En adressant aux citoyens ses vœux pour la nouvelle année, le Président de la République en a formulé plus spécifiquement trois. Le premier d’entre eux fut le vœu de vérité. « On ne bâtit rien sur des mensonges », a-t-il affirmé, ni sur « un déni parfois flagrant de réalité ». Il a souhaité « que nous acceptions enfin les réalités ».

Ce vœu tombe à pic, puisque la plus importante des réformes en cours, celle de la retraite par répartition, concerne une institution bâtie sur un déni flagrant de réalité, sur un mensonge.

Pourquoi nos retraites sont actuellement bâties sur un mensonge

Les régimes de retraites par répartition attribuent en effet les droits à pension en fonction de « cotisations vieillesse » qui servent à payer les pensions des retraités actuels, et en aucune manière à préparer les pensions futures des cotisants. Durant la campagne présidentielle, Emmanuel Macron a même promis une réforme aux termes de laquelle cette caractéristique serait renforcée, de façon que chaque euro cotisé donne les mêmes droits à pension. Or, comme le démographe Alfred Sauvy l’a expliqué en son temps, « nous ne préparons pas nos retraites par nos cotisations, mais par nos enfants ». Chaque génération est en effet prise en charge, dans sa vieillesse, par ses descendants ; ses cotisations vieillesse, elles, ont servi à entretenir ses ascendants, et elles n’ont pas miraculeusement une seconde vie.

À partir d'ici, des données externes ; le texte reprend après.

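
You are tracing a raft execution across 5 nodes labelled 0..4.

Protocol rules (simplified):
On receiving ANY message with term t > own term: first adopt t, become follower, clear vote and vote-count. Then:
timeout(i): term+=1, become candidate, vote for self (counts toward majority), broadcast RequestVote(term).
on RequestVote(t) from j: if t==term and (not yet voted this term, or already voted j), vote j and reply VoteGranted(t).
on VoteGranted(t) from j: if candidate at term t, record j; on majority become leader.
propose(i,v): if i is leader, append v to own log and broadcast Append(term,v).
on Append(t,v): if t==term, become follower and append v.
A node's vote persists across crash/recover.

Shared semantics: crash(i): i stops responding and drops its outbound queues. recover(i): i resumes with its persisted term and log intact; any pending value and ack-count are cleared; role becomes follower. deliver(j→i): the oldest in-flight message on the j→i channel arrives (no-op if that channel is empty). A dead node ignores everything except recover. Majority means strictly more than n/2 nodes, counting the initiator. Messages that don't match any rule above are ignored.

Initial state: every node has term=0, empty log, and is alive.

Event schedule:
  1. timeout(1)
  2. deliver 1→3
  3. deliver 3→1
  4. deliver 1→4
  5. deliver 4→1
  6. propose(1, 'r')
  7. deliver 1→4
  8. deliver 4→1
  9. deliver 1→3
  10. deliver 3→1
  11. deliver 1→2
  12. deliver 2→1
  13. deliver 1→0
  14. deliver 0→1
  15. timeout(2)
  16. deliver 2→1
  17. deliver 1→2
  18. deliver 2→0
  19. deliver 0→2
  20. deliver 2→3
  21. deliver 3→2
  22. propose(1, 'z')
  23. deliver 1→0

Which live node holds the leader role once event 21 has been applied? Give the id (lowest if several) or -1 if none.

2

1. timeout(1):  <1:cand t1 ->
2. deliver 1→3:  <3:foll t1 ->
3. deliver 3→1:  nop
4. deliver 1→4:  <4:foll t1 ->
5. deliver 4→1:  <1:lead t1 ->
6. propose(1,'r'):  <1:lead t1 r>
7. deliver 1→4:  <4:foll t1 r>
8. deliver 4→1:  nop
9. deliver 1→3:  <3:foll t1 r>
10. deliver 3→1:  nop
11. deliver 1→2:  <2:foll t1 ->
12. deliver 2→1:  nop
13. deliver 1→0:  <0:foll t1 ->
14. deliver 0→1:  nop
15. timeout(2):  <2:cand t2 ->
16. deliver 2→1:  <1:foll t2 r>
17. deliver 1→2:  nop
18. deliver 2→0:  <0:foll t2 ->
19. deliver 0→2:  nop
20. deliver 2→3:  <3:foll t2 r>
21. deliver 3→2:  <2:lead t2 ->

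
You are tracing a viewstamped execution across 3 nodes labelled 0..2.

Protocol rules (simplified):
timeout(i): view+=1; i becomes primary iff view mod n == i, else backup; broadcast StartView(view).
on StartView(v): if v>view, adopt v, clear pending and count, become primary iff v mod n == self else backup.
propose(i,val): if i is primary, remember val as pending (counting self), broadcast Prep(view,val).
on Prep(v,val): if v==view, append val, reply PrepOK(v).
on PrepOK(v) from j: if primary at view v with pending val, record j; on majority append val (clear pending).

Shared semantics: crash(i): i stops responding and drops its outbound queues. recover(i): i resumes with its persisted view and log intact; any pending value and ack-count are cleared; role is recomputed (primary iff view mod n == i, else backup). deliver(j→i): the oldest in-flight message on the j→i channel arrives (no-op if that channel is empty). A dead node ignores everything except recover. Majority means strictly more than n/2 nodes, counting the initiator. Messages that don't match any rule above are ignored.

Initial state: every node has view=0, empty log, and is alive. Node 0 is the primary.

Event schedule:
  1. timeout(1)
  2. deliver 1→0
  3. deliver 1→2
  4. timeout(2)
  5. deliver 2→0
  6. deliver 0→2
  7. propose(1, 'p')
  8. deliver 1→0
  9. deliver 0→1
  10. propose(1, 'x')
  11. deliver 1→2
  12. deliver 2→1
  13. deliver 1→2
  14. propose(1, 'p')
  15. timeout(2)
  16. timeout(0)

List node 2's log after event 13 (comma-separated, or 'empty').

empty

[1] timeout(1) → N1(prim v1 [-])
[2] deliver 1→0 → N0(back v1 [-])
[3] deliver 1→2 → N2(back v1 [-])
[4] timeout(2) → N2(prim v2 [-])
[5] deliver 2→0 → N0(back v2 [-])
[6] deliver 0→2 → ∅
[7] propose(1,'p') → ∅
[8] deliver 1→0 → ∅
[9] deliver 0→1 → ∅
[10] propose(1,'x') → ∅
[11] deliver 1→2 → ∅
[12] deliver 2→1 → N1(back v2 [-])
[13] deliver 1→2 → ∅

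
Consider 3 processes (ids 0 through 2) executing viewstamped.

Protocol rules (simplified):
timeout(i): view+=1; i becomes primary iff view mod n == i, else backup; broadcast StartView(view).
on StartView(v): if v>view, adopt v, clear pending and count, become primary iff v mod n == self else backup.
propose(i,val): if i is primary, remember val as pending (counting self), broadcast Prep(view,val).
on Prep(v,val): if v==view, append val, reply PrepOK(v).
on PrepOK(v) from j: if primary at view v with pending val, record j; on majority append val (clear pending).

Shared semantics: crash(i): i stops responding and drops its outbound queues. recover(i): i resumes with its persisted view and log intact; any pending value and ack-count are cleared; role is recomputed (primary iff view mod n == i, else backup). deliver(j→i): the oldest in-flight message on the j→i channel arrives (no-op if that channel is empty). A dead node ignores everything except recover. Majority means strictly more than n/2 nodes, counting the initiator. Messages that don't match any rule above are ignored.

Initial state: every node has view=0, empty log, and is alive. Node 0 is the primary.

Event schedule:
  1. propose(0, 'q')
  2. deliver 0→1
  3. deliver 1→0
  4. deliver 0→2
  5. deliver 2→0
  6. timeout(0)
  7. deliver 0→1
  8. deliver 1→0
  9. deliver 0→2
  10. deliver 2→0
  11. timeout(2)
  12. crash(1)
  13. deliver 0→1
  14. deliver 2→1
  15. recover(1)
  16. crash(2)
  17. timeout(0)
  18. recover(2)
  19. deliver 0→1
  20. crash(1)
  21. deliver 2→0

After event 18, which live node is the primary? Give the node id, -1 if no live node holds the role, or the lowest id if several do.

1. propose(0,'q'):  nop
2. deliver 0→1:  <1:back v0 q>
3. deliver 1→0:  <0:prim v0 q>
4. deliver 0→2:  <2:back v0 q>
5. deliver 2→0:  nop
6. timeout(0):  <0:back v1 q>
7. deliver 0→1:  <1:prim v1 q>
8. deliver 1→0:  nop
9. deliver 0→2:  <2:back v1 q>
10. deliver 2→0:  nop
11. timeout(2):  <2:prim v2 q>
12. crash(1):  <1:✗prim v1 q>
13. deliver 0→1:  nop
14. deliver 2→1:  nop
15. recover(1):  <1:prim v1 q>
16. crash(2):  <2:✗prim v2 q>
17. timeout(0):  <0:back v2 q>
18. recover(2):  <2:prim v2 q>

1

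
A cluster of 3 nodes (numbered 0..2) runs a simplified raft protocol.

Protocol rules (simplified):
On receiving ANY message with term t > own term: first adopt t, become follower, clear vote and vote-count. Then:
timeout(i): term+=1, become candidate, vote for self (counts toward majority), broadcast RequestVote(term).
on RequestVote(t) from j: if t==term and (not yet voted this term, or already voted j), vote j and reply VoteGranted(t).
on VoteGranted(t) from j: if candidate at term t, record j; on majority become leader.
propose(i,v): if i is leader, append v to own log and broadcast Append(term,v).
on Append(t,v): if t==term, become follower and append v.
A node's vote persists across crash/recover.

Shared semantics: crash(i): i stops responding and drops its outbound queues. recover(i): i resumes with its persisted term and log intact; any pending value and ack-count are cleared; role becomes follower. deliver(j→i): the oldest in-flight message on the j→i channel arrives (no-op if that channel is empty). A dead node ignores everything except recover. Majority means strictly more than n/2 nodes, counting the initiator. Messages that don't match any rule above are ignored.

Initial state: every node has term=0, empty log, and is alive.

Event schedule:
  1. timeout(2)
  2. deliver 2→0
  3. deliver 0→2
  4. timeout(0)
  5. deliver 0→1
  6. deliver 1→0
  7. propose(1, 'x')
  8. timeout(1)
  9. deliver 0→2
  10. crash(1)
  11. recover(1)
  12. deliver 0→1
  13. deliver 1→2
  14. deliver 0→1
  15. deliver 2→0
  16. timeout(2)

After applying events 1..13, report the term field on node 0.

[1] timeout(2) → N2(cand t1 [-])
[2] deliver 2→0 → N0(foll t1 [-])
[3] deliver 0→2 → N2(lead t1 [-])
[4] timeout(0) → N0(cand t2 [-])
[5] deliver 0→1 → N1(foll t2 [-])
[6] deliver 1→0 → N0(lead t2 [-])
[7] propose(1,'x') → ∅
[8] timeout(1) → N1(cand t3 [-])
[9] deliver 0→2 → N2(foll t2 [-])
[10] crash(1) → N1(✗cand t3 [-])
[11] recover(1) → N1(foll t3 [-])
[12] deliver 0→1 → ∅
[13] deliver 1→2 → ∅

2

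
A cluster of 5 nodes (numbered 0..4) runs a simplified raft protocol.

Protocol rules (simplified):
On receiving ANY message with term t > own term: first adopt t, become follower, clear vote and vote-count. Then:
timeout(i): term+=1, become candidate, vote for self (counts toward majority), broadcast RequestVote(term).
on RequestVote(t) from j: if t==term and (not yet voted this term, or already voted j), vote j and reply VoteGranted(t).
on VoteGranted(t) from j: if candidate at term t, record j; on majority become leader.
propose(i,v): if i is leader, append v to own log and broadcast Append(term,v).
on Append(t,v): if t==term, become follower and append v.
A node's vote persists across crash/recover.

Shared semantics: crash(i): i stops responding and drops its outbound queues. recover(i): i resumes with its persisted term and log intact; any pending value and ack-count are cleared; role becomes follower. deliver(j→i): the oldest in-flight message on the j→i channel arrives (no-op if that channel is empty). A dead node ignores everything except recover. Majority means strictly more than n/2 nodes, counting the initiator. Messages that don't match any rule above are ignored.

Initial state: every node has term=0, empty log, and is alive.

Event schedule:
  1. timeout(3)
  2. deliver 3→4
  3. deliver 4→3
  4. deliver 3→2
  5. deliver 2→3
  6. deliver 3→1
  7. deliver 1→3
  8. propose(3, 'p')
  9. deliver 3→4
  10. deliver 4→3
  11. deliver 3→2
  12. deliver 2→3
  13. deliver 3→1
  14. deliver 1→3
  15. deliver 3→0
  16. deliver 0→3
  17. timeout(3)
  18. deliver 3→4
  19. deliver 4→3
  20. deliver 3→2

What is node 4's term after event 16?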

Autrement dit, la République Française, comme d’ailleurs quasiment tous les pays du monde, a édifié un système de retraites qui ne tient quasiment pas compte de la réalité, à savoir que nous préparons notre future prise en charge en tant que personnes âgées en mettant au monde des enfants et en contribuant de diverses manières à en faire des hommes et des femmes capables de produire non seulement ce qu’ils consomment, mais aussi ce que consomment leurs « anciens ».

Comment faire la vérité

Si le premier vœu du Président est sérieux, il doit de toute urgence modifier la feuille de route du Haut-commissaire à la réforme des retraites. Passer d’une quarantaine de régimes à un seul est bien, mais nullement suffisant. Adopter pour ce régime unique un calcul des droits à pension sous forme de points, comme à l’AGIRC-ARRCO, est bien, mais nullement suffisant. Pour être dans la vérité, pour ne pas persévérer dans le mensonge, il faut impérativement que ces points soient attribués au prorata des contributions apportées à la génération suivante, dont les membres payeront les pensions des cotisants actuels. Les cotisations vieillesse que versent ces actifs servent uniquement à entretenir les retraités actuels, elles ne préparent pas l’avenir.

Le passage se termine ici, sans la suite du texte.